I don’t often do book recommendations … but I found this so moving, so important and so practically useful, I feel it is a “must read” (and that’s the last cliche I plan to subject you to).
Viktor E. Frankl’s book "Man's Search for Meaning” covers his experience in WW2 concentration camps and his observations around survival and suffering.
Some prisoners were able to endure the horrors of the camps because they could find meaning in their suffering. Those with a reason to live (perhaps hoping to reunite with loved ones) were more likely to survive the ordeal.
Frankl noted psychological phases prisoners went through: shock on arrival; apathy and emotional death as camp life progressed; and finally, reorientation and adjustment after liberation. The reaction to freedom he details gives, perhaps, the most surprising insight: Not the instant joy one might expect - more a process of disbelief gradually waning. The need to talk incessantly. The ravenous appetite. A slow progress which only began days after liberation and continued “until I again became a human being.”
Despite dehumanising conditions, Frankl observed prisoners who retained or regained their dignity, often through acts of kindness or during spiritual or intellectual pursuits.
Frankl developed "therapy through meaning.” which he called logotherapy:
the theory that humans are motivated more by the search for meaning, than pleasure or power.
Even in indescribably awful circumstances, individuals are able to choose their attitude towards their situation.
Frankl believed that suffering can have meaning if it leads to personal growth, insight, or contributes to a greater good.
Meaning is found through:
Work: doing something significant or creating something lasting.
Love: an extraordinary experience or relationship which shifts focus externally.

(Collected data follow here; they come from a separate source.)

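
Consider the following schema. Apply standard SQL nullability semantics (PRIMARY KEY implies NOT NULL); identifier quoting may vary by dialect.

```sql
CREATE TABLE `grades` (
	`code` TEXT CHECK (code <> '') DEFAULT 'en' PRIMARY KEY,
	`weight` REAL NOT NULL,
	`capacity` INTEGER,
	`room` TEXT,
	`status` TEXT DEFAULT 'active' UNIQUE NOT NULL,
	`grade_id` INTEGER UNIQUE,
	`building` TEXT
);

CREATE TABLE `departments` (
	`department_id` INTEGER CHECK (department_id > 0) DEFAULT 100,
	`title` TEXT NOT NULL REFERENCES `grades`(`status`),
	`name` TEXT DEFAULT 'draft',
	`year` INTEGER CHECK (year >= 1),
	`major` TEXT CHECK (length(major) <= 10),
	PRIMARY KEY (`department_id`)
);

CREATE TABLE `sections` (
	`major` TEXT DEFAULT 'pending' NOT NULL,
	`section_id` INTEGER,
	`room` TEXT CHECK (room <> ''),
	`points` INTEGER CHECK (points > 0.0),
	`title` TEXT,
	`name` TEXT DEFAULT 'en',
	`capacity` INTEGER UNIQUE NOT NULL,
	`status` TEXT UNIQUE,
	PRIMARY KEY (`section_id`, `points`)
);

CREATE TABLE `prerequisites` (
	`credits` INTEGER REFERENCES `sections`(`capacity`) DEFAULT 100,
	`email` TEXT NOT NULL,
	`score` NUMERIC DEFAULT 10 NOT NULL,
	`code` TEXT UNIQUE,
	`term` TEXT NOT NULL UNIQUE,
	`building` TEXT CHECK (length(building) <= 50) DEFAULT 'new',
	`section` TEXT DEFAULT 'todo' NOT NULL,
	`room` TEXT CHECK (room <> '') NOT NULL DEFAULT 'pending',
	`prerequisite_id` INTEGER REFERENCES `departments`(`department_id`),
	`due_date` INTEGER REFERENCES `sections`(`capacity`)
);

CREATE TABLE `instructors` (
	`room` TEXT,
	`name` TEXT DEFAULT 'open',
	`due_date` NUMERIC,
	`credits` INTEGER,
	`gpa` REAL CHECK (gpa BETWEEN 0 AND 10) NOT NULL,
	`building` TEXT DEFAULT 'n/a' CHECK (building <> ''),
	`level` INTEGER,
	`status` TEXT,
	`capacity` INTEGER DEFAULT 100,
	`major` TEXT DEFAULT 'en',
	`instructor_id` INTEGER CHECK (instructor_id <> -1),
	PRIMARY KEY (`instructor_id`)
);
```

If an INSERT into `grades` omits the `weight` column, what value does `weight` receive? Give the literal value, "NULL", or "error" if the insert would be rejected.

error

weight has no DEFAULT clause.
Omitting it would insert NULL, but it is declared NOT NULL, so the INSERT fails.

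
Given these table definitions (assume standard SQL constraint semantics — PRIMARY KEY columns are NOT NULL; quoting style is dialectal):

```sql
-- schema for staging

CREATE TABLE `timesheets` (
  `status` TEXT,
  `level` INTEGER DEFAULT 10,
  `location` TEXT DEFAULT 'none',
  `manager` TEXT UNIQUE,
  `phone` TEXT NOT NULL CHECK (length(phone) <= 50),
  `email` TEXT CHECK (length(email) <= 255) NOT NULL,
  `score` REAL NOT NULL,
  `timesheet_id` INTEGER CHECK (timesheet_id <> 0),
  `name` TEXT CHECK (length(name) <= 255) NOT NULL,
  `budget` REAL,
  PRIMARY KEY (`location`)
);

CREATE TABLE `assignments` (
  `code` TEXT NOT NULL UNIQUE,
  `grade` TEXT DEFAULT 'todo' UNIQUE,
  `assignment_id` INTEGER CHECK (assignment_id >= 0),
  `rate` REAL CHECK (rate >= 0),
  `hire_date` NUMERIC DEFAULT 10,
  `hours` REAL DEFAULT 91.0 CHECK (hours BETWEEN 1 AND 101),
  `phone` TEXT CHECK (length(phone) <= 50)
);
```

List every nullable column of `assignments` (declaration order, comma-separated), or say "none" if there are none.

- code: declared NOT NULL → not nullable.
- grade: UNIQUE does not imply NOT NULL → nullable.
- assignment_id: CHECK does not forbid NULL (a CHECK constraint passes when its expression is NULL) → nullable.
- rate: CHECK does not forbid NULL (a CHECK constraint passes when its expression is NULL) → nullable.
- hire_date: DEFAULT only fills an omitted column; an explicit NULL is still allowed → nullable.
- hours: CHECK does not forbid NULL (a CHECK constraint passes when its expression is NULL) → nullable.
- phone: CHECK does not forbid NULL (a CHECK constraint passes when its expression is NULL) → nullable.

grade, assignment_id, rate, hire_date, hours, phone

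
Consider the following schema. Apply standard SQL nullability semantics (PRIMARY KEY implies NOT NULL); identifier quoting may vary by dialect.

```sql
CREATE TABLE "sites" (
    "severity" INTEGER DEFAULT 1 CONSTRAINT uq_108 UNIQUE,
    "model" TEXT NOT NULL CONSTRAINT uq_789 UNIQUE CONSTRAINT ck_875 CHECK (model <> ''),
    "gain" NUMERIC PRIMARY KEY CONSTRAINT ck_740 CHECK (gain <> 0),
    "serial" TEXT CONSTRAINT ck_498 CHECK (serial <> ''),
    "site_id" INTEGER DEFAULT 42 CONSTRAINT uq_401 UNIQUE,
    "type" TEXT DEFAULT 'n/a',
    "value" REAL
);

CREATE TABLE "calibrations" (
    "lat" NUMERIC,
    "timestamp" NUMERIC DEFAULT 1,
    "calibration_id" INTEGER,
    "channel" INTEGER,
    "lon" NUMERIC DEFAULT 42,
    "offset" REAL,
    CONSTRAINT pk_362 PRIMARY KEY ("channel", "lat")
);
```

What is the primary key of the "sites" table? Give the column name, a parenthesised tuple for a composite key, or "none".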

Suffering: when everything and everyone is taken away, meaning can still be found in how one bears suffering.
Logotherapy isn't about tackling neuroses directly. It’s a way of helping patients find meaning in their lives, leading to psychological health.
Now, although the book didn’t say this directly, my takeaway is that the human mind is more powerful than we know - we just need to direct our thoughts outside of ourselves, towards what we see as our mission in life. Working on our mission is what makes for a fulfilling life.
The last chapter of the book is based on a lecture Frankl gave in 1983 and the last few lines are a siren call:
“… the world is in a bad state, but everything will become still worse unless each of us does his best. So, let us be alert - alert in a twofold sense:
Since Auschwitz we know what man is capable of.
And since Hiroshima we know what is at stake.”